As each year passes the idea of completely autonomous cars and vehicles becomes less of a science-fiction story and much more of a reality.
With Tesla releasing its Model 3 to the mass market at the beginning of 2018 semi-autonomous vehicles are becoming more and more mainstream. But as Cohda Wireless CEO Paul Gray says "a fully autonomous Tesla is easy. A fully autonomous Ford Fiesta is a whole other matter."
That's not to say that Cohda Wireless, a tech company based in Adelaide, isn't far from making the mass market autonomous car a reality - in fact it's getting close.
Since 2004, Cohda have been working on technology for Connected Autonomous Vehicles, or 'CAVs' for those in the know.
The tech they've been creating allows CAVs to 'talk' to each other, and other road users, in order to avoid accidents, reduce congestion, and be more efficient.
But you'd be forgiven for not knowing who Cohda are - they've been lying pretty low until this year when the company decided to let the market know that their products are becoming more commercially viable.

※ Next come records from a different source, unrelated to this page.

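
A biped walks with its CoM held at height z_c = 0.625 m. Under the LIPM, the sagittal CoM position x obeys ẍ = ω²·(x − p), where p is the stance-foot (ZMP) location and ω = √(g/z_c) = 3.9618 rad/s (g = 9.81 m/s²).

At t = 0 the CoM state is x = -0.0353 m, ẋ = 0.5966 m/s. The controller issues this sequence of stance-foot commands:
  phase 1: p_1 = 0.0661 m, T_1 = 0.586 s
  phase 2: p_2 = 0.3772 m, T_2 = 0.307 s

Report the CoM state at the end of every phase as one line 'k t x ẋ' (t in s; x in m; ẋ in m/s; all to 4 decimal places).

1 0.5860 0.3044 1.0421
2 0.8930 0.6484 1.4688

phase 1: p=0.0661, T=0.586, ωT=2.321615, cosh=5.145117, sinh=5.047002; start (x,ẋ)=(-0.035300, 0.596600) → end (x,ẋ)=(0.304404, 1.042062)
phase 2: p=0.3772, T=0.307, ωT=1.216273, cosh=1.835459, sinh=1.539127; start (x,ẋ)=(0.304404, 1.042062) → end (x,ẋ)=(0.648418, 1.468772)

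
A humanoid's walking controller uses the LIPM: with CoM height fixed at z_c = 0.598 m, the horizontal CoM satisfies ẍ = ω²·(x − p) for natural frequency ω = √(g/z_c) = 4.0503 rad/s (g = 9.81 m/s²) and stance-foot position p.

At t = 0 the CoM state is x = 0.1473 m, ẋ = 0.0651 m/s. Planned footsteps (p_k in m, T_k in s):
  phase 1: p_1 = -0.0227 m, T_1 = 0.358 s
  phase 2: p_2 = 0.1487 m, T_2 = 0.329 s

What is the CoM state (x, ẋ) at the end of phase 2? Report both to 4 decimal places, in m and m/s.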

In the last two weeks, Cohda has hired a specialist VP of marketing, Andrea Ash, to push their brand globally, and have expanded into the hugely lucrative Chinese market.
Prior to these announcements, Cohda has been working on projects around Australia and the world. With the South Australian State Government, Cohda has been developing tech for autonomous vehicles whilst across the globe the company secured a contract with the City of New York to begin rolling out Smart City tech which can 'talk' to CAVs.
Part of Cohda's involvement with the SA Government has seen its tech installed into Adelaide's infamous Obahn bus system - with a total of 175 buses now running on Cohda's tech. In New York, 4,000 vehicles will have Cohda's CAV tech running in a city-wide trial run by the New York City Department of Transport.
The company has also opened an office in Shanghai to supply China's rapidly developing markets for Smart Cities and autonomous cars. The new Shanghai office joins a network of Cohda markets scattered around the world in Australia, the United States, and Europe.
We spoke to CEO Paul Gray about the company's recent manoeuvres, the future of autonomous cars, and the challenges they face working in the CAV space.
2018 is shaping up to be a big year for Cohda - what have you got in the pipeline?
There's four main markets we're focused on at the moment. One is the vehicle to vehicle connectivity. Another is smart cities, and that's mainly on the infrastructure side and providing what's needed to support these connected vehicles. The next market we're focused on is mining, working on collision avoidance for mine vehicles, and we have a deployment there with Rio Tinto in Utah. And the final market we're focused on is that of autonomous vehicles, in particular how connectivity can improve their performance and lower the costs of autonomous vehicles generally. That's a little bit further out for us, and is being focused on by the research team at the moment.
How receptive are car manufacturers and cities to the tech you're developing?
I think five or six years ago we struggled, but this whole 'smart cities' idea has become such a hot topic, and I think everybody is looking at how they can improve the performance of cities. They see the benefits now. You can do things the same old way or you can do things the smarter way and make big improvements. Rather than spending a billion dollars on adding an extra lane to the motorway they can see ways they can do things smarter and get benefits without spending nearly as much money.
Do you get a lot of support from the local government in SA?
We are very well supported by the State Government here. They've been big supporters of Cohda and really helped us a lot with some trials here in Australia. There's a lot of activity here, especially on the autonomous front. I think there's starting to be a real momentum building in terms of getting companies to come to Adelaide to set up and that's been really beneficial. Now we're in a position where not only can we get these autonomous vehicles here for testing but the State Government has put in place the legislation to allow testing of those autonomous vehicles on public roads which is going to be a big win for us.
How far off are we from completely autonomous vehicles becoming mainstream and affordable?
I think they will be about five years away. But they're going to be high end vehicles initially as always is the way for these deployments. They're going to be very expensive cars. But that's a part of what Cohda is really focused on with connectivity - how far can the connectivity improve the performance and lower the cost of autonomous vehicles. My favourite saying is "a fully autonomous Tesla is easy. A fully autonomous Ford Fiesta is a whole other matter." And that's what we're focused on - how can we develop solutions that really make the autonomous vehicle go mainstream.